In opening remarks, a state prosecutor said the lost items were “extremely important in terms of art and cultural history” of Saxony and, comprising a total of 4,300 diamonds, were valued at almost €114 million. Dresden’s state museum director Marion Ackermann went further, speaking of a “priceless” gap in the collection.

Police say the theft was planned for months but began in earnest days earlier, when the thieves weakened a metal grille covering a ground-floor window. It was near to the street but out of the range of internal security cameras.

DNA evidence

At dawn on the morning of the raid, the thieves first set a fire at a local electricity distributor box, plunging the area around the museum into darkness. No alarm sounded when two men broke through the side windowed 4.20am; security cameras captured the moment when they smashed their way into jewel cases and took 94 pieces. Minutes later, all police found of the thieves was their burnt-out getaway car in a nearby car park.

A year later, DNA evidence lead Saxon police to carry out a series of dawn raids to arrest the suspected thieves, all members of Berlin-based Remmo clan, a German-Lebanese family with a long history of organised crime. Some of the men are known to Berlin police, who suspect them of involvement in the theft of a 100kg gold coin from a Berlin museum in March 2017.

Dresden prosecutors say they have files on a further 40 people suspected of involvement but, as yet, no concrete evidence linking them to the raid.

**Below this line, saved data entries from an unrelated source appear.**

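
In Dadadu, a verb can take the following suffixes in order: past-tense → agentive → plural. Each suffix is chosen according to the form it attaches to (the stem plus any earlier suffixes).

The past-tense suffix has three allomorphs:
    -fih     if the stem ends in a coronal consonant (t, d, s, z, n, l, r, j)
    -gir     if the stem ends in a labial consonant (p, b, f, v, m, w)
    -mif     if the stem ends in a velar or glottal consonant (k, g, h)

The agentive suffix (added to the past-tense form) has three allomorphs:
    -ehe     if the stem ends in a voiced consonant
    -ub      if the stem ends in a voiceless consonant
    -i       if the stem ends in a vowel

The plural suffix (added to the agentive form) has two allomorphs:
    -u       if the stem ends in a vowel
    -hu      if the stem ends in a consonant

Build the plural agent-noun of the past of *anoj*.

anojfihubhu

Since the final consonant of *anoj* is /j/ (coronal), it takes -fih, giving *anojfih*.
The past-tense form *anojfih*: final sound = /h/, a voiceless consonant → -ub → *anojfihub*.
The final sound of the agentive form *anojfihub* is /b/, which is a consonant, so the plural suffix is -hu, giving *anojfihubhu*.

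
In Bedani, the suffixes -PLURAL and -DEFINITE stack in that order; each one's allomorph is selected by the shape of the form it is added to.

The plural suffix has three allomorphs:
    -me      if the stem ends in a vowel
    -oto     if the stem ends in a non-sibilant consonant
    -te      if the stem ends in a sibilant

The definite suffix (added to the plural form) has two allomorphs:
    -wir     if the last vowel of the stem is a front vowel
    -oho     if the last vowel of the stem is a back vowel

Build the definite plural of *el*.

*el* — final sound /l/ (a non-sibilant consonant) → -oto → *eloto*.
The plural form *eloto*: last vowel = /o/, a back vowel → -oho → *elotooho*.

elotooho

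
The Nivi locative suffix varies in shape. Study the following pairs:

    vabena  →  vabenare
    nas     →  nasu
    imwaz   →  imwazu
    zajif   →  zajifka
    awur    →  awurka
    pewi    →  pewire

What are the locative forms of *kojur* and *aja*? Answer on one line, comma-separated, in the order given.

kojurka, ajare

Looking at the final sound of each stem: -u when the stem ends in a sibilant (*nas*, *imwaz*); -ka when the stem ends in a non-sibilant consonant (*zajif*, *awur*); -re when the stem ends in a vowel (*vabena*, *pewi*).
Since the final sound of *kojur* is /r/ (a non-sibilant consonant), it takes -ka, giving *kojurka*.
The final sound of *aja* is /a/, which is a vowel, so the suffix is -re, giving *ajare*.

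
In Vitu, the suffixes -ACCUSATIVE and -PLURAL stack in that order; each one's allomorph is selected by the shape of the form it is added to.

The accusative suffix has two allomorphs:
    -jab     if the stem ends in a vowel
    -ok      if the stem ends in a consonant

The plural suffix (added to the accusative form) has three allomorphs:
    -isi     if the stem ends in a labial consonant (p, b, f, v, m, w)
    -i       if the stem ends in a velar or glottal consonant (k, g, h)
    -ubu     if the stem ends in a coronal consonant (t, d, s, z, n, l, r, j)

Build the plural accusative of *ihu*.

Since the final sound of *ihu* is /u/ (a vowel), it takes -jab, giving *ihujab*.
The accusative form *ihujab*: final consonant = /b/, labial → -isi → *ihujabisi*.

ihujabisi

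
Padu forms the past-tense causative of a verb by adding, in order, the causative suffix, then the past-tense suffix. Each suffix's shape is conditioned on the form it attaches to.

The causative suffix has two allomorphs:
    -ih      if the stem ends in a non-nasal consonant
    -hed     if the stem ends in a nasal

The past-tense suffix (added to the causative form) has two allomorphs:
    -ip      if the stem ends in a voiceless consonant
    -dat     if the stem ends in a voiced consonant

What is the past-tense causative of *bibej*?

The final consonant of *bibej* is /j/, which is non-nasal, so the causative suffix is -ih, giving *bibejih*.
The causative form *bibejih*: final consonant = /h/, voiceless → -ip → *bibejihip*.

bibejihip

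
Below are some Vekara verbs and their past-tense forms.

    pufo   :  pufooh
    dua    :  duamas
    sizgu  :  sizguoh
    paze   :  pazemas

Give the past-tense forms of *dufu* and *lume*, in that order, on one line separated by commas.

The pattern is rounding harmony: -oh when the last vowel of the stem is a rounded vowel (*pufo*, *sizgu*); -mas when the last vowel of the stem is an unrounded vowel (*dua*, *paze*).
*dufu*: last vowel = /u/, a rounded vowel → -oh → *dufuoh*.
*lume*: last vowel = /e/, an unrounded vowel → -mas → *lumemas*.

dufuoh, lumemas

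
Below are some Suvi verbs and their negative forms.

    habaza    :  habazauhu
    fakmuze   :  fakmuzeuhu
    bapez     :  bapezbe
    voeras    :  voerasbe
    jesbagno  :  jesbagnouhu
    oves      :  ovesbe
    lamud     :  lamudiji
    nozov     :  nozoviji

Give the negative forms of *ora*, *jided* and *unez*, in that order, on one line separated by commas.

orauhu, jidediji, unezbe

The pattern is sibilance of the final sound: -be when the stem ends in a sibilant (*bapez*, *voeras*, *oves*); -iji when the stem ends in a non-sibilant consonant (*lamud*, *nozov*); -uhu when the stem ends in a vowel (*habaza*, *fakmuze*, *jesbagno*).
The final sound of *ora* is /a/, which is a vowel, so the suffix is -uhu, giving *orauhu*.
*jided*: final sound = /d/, a non-sibilant consonant → -iji → *jidediji*.
*unez*: final sound = /z/, a sibilant → -be → *unezbe*.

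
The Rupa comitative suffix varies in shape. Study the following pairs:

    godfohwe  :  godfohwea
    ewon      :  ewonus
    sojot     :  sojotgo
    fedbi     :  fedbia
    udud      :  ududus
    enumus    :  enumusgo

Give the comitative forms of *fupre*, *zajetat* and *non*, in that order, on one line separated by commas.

fuprea, zajetatgo, nonus

The pattern is voicing of the final sound: -go when the stem ends in a voiceless consonant (*sojot*, *enumus*); -us when the stem ends in a voiced consonant (*ewon*, *udud*); -a when the stem ends in a vowel (*godfohwe*, *fedbi*).
*fupre* — final sound /e/ (a vowel) → -a → *fuprea*.
Since the final sound of *zajetat* is /t/ (a voiceless consonant), it takes -go, giving *zajetatgo*.
The final sound of *non* is /n/, which is a voiced consonant, so the suffix is -us, giving *nonus*.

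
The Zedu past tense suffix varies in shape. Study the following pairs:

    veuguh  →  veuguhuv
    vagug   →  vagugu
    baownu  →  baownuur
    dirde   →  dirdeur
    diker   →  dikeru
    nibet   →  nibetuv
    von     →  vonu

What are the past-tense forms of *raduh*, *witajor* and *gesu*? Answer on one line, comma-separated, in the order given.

raduhuv, witajoru, gesuur

The alternation tracks the final sound of the stem — -uv when the stem ends in a voiceless consonant (*veuguh*, *nibet*); -u when the stem ends in a voiced consonant (*vagug*, *diker*, *von*); -ur when the stem ends in a vowel (*baownu*, *dirde*).
*raduh*: final sound = /h/, a voiceless consonant → -uv → *raduhuv*.
*witajor*: final sound = /r/, a voiced consonant → -u → *witajoru*.
Since the final sound of *gesu* is /u/ (a vowel), it takes -ur, giving *gesuur*.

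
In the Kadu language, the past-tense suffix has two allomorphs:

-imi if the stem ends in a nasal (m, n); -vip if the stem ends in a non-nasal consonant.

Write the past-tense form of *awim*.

The final consonant of *awim* is /m/, which is a nasal, so the suffix is -imi, giving *awimimi*.

awimimi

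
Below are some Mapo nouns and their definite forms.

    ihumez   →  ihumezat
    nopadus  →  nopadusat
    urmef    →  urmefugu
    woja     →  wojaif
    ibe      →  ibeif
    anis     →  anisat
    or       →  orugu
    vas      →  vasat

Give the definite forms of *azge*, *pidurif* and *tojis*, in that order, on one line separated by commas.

azgeif, pidurifugu, tojisat

The alternation tracks the final sound of the stem — -at when the stem ends in a sibilant (*ihumez*, *nopadus*, *anis*, *vas*); -ugu when the stem ends in a non-sibilant consonant (*urmef*, *or*); -if when the stem ends in a vowel (*woja*, *ibe*).
*azge* — final sound /e/ (a vowel) → -if → *azgeif*.
*pidurif* — final sound /f/ (a non-sibilant consonant) → -ugu → *pidurifugu*.
Since the final sound of *tojis* is /s/ (a sibilant), it takes -at, giving *tojisat*.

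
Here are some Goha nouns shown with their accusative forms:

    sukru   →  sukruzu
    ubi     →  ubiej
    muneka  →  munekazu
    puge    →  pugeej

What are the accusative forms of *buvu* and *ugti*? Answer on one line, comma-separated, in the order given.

Looking at the last vowel of each stem: -ej when the last vowel of the stem is a front vowel (*ubi*, *puge*); -zu when the last vowel of the stem is a back vowel (*sukru*, *muneka*).
*buvu* — last vowel /u/ (a back vowel) → -zu → *buvuzu*.
*ugti* — last vowel /i/ (a front vowel) → -ej → *ugtiej*.

buvuzu, ugtiej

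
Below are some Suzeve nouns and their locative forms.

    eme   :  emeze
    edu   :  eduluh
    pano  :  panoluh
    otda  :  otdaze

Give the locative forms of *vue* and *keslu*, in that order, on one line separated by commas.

The suffix is conditioned by the last vowel: -luh when the last vowel of the stem is a rounded vowel (*edu*, *pano*); -ze when the last vowel of the stem is an unrounded vowel (*eme*, *otda*).
*vue*: last vowel = /e/, an unrounded vowel → -ze → *vueze*.
*keslu* — last vowel /u/ (a rounded vowel) → -luh → *kesluluh*.

vueze, kesluluh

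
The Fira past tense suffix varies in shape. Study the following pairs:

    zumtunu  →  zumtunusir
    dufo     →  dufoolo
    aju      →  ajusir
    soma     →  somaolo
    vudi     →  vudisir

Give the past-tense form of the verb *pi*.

pisir

The alternation tracks the last vowel of the stem — -sir when the last vowel of the stem is a high vowel (*zumtunu*, *aju*, *vudi*); -olo when the last vowel of the stem is a non-high vowel (*dufo*, *soma*).
The last vowel of *pi* is /i/, which is a high vowel, so the suffix is -sir, giving *pisir*.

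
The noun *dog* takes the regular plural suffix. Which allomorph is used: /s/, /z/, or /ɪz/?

The stem *dog* ends in a voiced non-sibilant sound.
The plural suffix surfaces as /ɪz/ after sibilants, /s/ after other voiceless consonants, and /z/ after other voiced sounds.
So the plural -s on *dog* is pronounced /z/.

/z/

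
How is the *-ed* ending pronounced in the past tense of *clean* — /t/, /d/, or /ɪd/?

The stem *clean* ends in a voiced sound other than /d/.
The -ed suffix is realized as /ɪd/ after /t, d/; as /t/ after other voiceless consonants; and as /d/ after other voiced sounds.
So -ed on *clean* is pronounced /d/.

/d/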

Given the high-profile case, and the notoriety of the Remmo family, the case is taking place under high security, with armed guards and bullet-proof separating the public gallery from the courtroom. In total 50 hearing days are planned until October.

The guardians of the Dresden royal jewels said they remained confident the missing pieces will eventually turn up.

Dr Marius Winzeler, director of the Green Vault, said: “We will not rest until we have the jewels back.”